Emancipation Day.

Today is Emancipation Day – my own personal, quietly commemorated independence day. Today two years ago I left an increasingly violent, volatile and dangerous marriage, and I showed up at some ungodly hour at my friend’s front door, with a suitcase and a black eye and a pink plastic folder full of music. My friend – blessings on her name – took me in and with her usual no-nonsense compassion made me the strongest Milo I’ve ever been subjected to. Sometimes, I wonder if I’m still on a sugar high. Still, it was exactly what I needed, and even the scent of Milo now brings the ghost of that deep relief of that morning: I’d done what I had to do, and just for that moment, someone else was taking the reins. I could rest in the knowledge that my friend knew what to do, when I didn’t.

It was a Sunday, and I didn’t sing for Mass at the Cathedral – how could I have turned up calmly for rehearsal, and then sung the Kyrie and the Sanctus and Benedictus, and the beautiful, peaceful, hopeful words of the Agnus Dei, when I’d just stepped into terrifyingly uncharted waters, and the frightening potential for homelessness?
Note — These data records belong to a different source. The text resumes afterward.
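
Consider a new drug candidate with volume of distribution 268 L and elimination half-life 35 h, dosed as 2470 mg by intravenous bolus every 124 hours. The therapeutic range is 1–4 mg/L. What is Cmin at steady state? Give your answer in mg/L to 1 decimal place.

0.9 mg/L

Over one 124-h interval, 124/35 ≈ 3.5429 half-lives elapse, leaving f ≈ 0.0858 of each dose.
Accumulation ratio R = 1/(1 − f) ≈ 1/0.9142 ≈ 1.0939.
Each bolus raises the concentration by D/Vd = 2470/268 ≈ 9.216 mg/L.
Steady-state peak Cmax,ss = C₀·R ≈ 9.216 × 1.0939 ≈ 10.081 mg/L.
One interval later, Cmin,ss = Cmax,ss·e^(−kτ) ≈ 10.081 × 0.0858 ≈ 0.865 mg/L.
Trough 0.9 mg/L vs MEC 1 mg/L: subtherapeutic.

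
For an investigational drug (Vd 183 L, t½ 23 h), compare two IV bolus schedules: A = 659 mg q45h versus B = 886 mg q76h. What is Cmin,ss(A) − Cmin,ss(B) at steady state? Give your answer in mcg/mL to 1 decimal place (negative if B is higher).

Regimen A: f = (1/2)^(45/23) ≈ 0.2576; Cmin,ss = (659/183)·f/(1−f) ≈ 1.250 mcg/mL.
Regimen B: f = (1/2)^(76/23) ≈ 0.1012; Cmin,ss = (886/183)·f/(1−f) ≈ 0.545 mcg/mL.
Difference ≈ 1.250 − 0.545 ≈ 0.705 mcg/mL.

0.7 mcg/mL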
To say nothing of the very real fear of a jilted husband carrying out his threat to find me and kill me…I spent the day with my friend instead, allowing her to do my thinking for me, resting in her practical kindness, eating and drinking what was put in front of me, and ignoring the constant ringing of my phone with the increasingly desperate messages from the man who wanted me to come home, he was sorry, please forgive him, he’d learned his lesson…
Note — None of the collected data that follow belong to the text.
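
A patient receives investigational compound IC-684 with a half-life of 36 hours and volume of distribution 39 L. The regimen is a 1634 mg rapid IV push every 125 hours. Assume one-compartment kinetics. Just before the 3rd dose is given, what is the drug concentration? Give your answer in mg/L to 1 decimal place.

f = (1/2)^(τ/t½) = (1/2)^(125/36) ≈ 0.0901.
C₀ = D/Vd = 1634/39 ≈ 41.897 mg/L.
Before the 3rd dose, 2 doses have been given. Superposition: Cmin = C₀·(f + f²).
≈ 41.897 × (0.0901 + 0.0081) ≈ 41.897 × 0.0982 ≈ 4.114 mg/L.

4.1 mg/L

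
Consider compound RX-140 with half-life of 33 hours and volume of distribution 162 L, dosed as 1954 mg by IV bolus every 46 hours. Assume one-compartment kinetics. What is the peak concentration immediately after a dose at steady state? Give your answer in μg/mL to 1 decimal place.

19.5 μg/mL

k = ln2/t½ = ln2/33 ≈ 0.021004 h⁻¹; fraction remaining f = e^(−kτ) = e^(−0.021004×46) ≈ 0.3805.
Accumulation ratio R = 1/(1 − f) ≈ 1/0.6195 ≈ 1.6142.
Single-dose peak C₀ = D/Vd = 1954/162 ≈ 12.062 μg/mL.
Steady-state peak Cmax,ss = C₀·R ≈ 12.062 × 1.6142 ≈ 19.470 μg/mL.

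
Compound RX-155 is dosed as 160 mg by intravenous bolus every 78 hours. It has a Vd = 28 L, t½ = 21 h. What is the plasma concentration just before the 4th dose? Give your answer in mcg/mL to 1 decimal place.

0.5 mcg/mL

f = (1/2)^(τ/t½) = (1/2)^(78/21) ≈ 0.0762.
C₀ = D/Vd = 160/28 ≈ 5.714 mcg/mL.
Before the 4th dose, 3 doses have been given. Superposition: Cmin = C₀·(f + f² + … + f^3).
≈ 5.714 × (0.0762 + 0.0058 + 0.0004) ≈ 5.714 × 0.0824 ≈ 0.471 mcg/mL.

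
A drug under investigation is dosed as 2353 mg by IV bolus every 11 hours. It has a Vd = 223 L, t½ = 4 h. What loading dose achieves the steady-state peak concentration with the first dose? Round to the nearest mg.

2764 mg

f = (1/2)^(11/4) ≈ 0.148651; accumulation ratio R = 1/(1−f) ≈ 1.17461.
Loading dose to hit Cmax,ss on first dose: D_load = D_maint·R ≈ 2353 × 1.17461 ≈ 2763.86 mg.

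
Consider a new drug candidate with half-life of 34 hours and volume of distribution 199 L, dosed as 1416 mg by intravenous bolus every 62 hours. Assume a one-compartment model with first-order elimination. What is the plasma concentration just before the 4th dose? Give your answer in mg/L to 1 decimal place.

2.7 mg/L

f = (1/2)^(τ/t½) = (1/2)^(62/34) ≈ 0.2825.
C₀ = D/Vd = 1416/199 ≈ 7.116 mg/L.
Before the 4th dose, 3 doses have been given. Superposition: Cmin = C₀·(f + f² + … + f^3).
≈ 7.116 × (0.2825 + 0.0798 + 0.0225) ≈ 7.116 × 0.3848 ≈ 2.738 mg/L.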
I don’t remember much of that day, but I do remember deciding to sing Evensong, and I remember sitting in my friend’s kitchen, taking my music out of its pink plastic folder to sing through it in my head. And in that first moment of silent practise – the instant that the first notes formed in the maelstrom of my mind – I felt a sense of calm. The constant, low-level scream of anxiety that had ridden that space behind my sternum, which had distanced me from everything but the reality of oh my God, what had I done?, abated. Silence, when in those few hours I had become so used to quietly raging fear that I only noticed it in the light of its absence. I wish I could remember what piece of music that was. I feel like I owe it a favour, or a beer, or my thanks at least.
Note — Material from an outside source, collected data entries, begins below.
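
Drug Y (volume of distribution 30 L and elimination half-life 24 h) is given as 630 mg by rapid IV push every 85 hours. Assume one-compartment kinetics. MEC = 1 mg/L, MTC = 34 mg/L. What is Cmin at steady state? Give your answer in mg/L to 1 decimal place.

2.0 mg/L

τ/t½ = 85/24 ≈ 3.5417, so fraction remaining f = (1/2)^(85/24) ≈ 0.0859.
At steady state, accumulation factor R = 1/(1 − e^(−kτ)) ≈ 1.0940.
Each bolus raises the concentration by D/Vd = 630/30 ≈ 21.000 mg/L.
Cmax,ss = C₀/(1 − f) ≈ 21.000/0.9141 ≈ 22.973 mg/L.
One interval later, Cmin,ss = Cmax,ss·e^(−kτ) ≈ 22.973 × 0.0859 ≈ 1.973 mg/L.
Trough 2.0 mg/L vs MEC 1 mg/L: adequate.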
That was the start of a new life, the seizing of freedom, and a plunge into the darkness of fear, and flashbacks, and the very beginnings of the long, long process of making space in my soul for all that happened to me, all that was done to me, all I was forced to do. It’s been a long way out of that darkness, step by painful step, and I know that I’m a long way from that first fraught Milo-scented, music soothed day of freedom.

My friend will never know the depth of gratitude I have for her kindness, and I will never know the piece of music to which I owe those few moments of peace. I don’t even really know how to end this blog post, other than with a thankfulness I can never put words to, and the knowledge – hard and proud and unbreakable – that I survived.